Pay close attention to what your most loyal customers tell you is important. This helps determine what drives loyalty. For example, if you ask customers of an airline the most important feature as a passenger, safety will always top the list. But, if you examine what feature causes customers to pick one airline over another, safety will not likely be in the top five. It is important to know what is important to customers; it is also important to know what drives their loyalty. Be sure to ask both importance and performance questions. Measuring the two dimensions helps you avoid spending dollars on fixing things—or adding amenities—that have little impact on customer loyalty.
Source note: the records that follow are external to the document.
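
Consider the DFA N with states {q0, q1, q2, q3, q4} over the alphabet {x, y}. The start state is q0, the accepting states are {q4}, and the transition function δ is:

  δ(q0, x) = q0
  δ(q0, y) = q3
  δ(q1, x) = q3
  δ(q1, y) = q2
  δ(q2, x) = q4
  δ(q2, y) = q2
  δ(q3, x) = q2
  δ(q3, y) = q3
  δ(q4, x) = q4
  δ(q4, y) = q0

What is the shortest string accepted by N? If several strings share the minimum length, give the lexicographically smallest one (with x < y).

yxx

A breadth-first search from q0 reaches an accepting state first via the path q0 → q3 → q2 → q4 on input yxx.
No string of length < 3 is accepted (BFS exhausts all shorter strings without reaching an accepting state), and yxx is the lexicographically least accepting string of length 3.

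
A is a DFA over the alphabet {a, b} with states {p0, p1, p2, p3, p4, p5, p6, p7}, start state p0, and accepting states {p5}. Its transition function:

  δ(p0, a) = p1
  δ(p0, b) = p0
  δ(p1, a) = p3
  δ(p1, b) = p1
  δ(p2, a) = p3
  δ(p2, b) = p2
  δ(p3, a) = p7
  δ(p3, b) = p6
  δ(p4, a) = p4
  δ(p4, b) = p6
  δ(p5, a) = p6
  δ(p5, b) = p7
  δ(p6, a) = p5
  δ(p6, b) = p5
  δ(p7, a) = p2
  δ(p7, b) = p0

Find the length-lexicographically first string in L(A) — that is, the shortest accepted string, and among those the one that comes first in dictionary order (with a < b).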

2. Focus Groups. Bringing current customers together to discuss the good, the bad, and the ugly of what you do puts flesh on the bones of survey data. Customers can problemsolve with you, rate and rank the relative importance of different aspects of your service (the moments of truth that define the shape and style of your services in customers’ eyes), and explain how different elements of a transaction affect their perceptions of you. Employee focus groups work as well as customer focus groups. Bring a group of employees together and ask such questions as “What are our customers saying to you?” and “What gets in your way of delivering good service?” and “What can we do to help keep you fresh and renewed so you can better handle the challenge of dealing with customers all day?” Remember that focus groups can be virtual online, not just face to face.

3. Employee Visit Teams. Send teams of frontline workers, supervisors, and support people out to look at the customers’ “points of contact” (with you as well as your competitors) from the customers’ point of view. Their assignment is to bring back ideas for improving transactional quality based on customer experiences. What are the pluses and minuses of your service delivery processes viewed through the customer’s eyes?
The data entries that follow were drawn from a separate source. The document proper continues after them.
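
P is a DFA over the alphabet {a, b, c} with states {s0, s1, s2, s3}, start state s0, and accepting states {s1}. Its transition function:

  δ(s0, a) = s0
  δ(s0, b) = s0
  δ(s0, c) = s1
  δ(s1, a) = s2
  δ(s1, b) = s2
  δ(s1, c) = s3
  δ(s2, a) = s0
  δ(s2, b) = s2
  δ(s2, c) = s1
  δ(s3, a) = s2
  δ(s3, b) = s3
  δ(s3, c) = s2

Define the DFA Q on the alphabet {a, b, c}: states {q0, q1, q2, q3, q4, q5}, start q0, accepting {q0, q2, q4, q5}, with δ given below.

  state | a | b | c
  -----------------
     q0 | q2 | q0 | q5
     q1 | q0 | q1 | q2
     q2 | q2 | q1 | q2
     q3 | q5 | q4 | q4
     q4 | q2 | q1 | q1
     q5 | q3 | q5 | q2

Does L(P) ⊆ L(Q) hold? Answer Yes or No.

The string cabc is in L(P) but not in L(Q).
So L(P) ⊄ L(Q).

No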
4. Mystery Shopping Services. Some companies specialize in playing the role of customer and giving feedback on your customer contact performance. The best ones work with you to develop checklists or evaluation scales based on your service vision statement; some will even put their people through your service training so they know exactly how your people are supposed to be doing things. As a twist, you can use your own employees as shoppers as well. It is also possible to do comparison shopping of your competition using your own criteria for good service.
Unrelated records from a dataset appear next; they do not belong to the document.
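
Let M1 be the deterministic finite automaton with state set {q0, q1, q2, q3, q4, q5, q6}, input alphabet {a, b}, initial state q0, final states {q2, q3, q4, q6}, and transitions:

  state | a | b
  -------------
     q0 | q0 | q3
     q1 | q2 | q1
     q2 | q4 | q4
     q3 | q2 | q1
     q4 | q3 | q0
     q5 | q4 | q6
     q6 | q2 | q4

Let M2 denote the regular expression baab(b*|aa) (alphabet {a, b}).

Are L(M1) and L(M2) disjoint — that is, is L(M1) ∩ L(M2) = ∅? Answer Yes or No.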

5. Toll-Free Hotlines and “Voice of the Customer” (VOC) Websites. A good service recovery system almost always has a hotline or VOC website of some sort, with service employees trained and focused on resolving customer problems on first contact. Many customer-centric companies create toll-free lines or Web chats for specific product or service offerings, and others have gone multilingual. FedEx, for example, has an interactive voice response system that allows customers to speak to either English or Spanish customer service personnel. Customers who call in to register a complaint, make a suggestion, ask a question, or have a problem solved offer extremely valuable input on your service delivery system.

The key to making toll-free numbers and VOC websites work is data capture and analysis. It is more difficult than it sounds to get people in Department A to work with people in Department B on service process improvement. This is especially true when one of the departments is seen as the “complaint handling specialists.” Incentives are usually needed. And objectives. And attention to detail.

6. Benchmarking. Started as a way to compare operational efficiencies with companies that have similar problems or challenges but aren’t in your business (so data can be shared without concern for competitive consequences), benchmarking has become more broadly defined today as a way of looking for breakthrough ideas by seeing how others are seeing their customers. The original purpose of benchmarking related directly to improving service delivery processes by comparing operational ideas and numbers with a world-class company in another industry. That is still the best use possible, but don’t overlook the teaching examples provided by any organization’s comparative experiences.

Listening is useless unless it creates actions which realign efforts based on what is learned.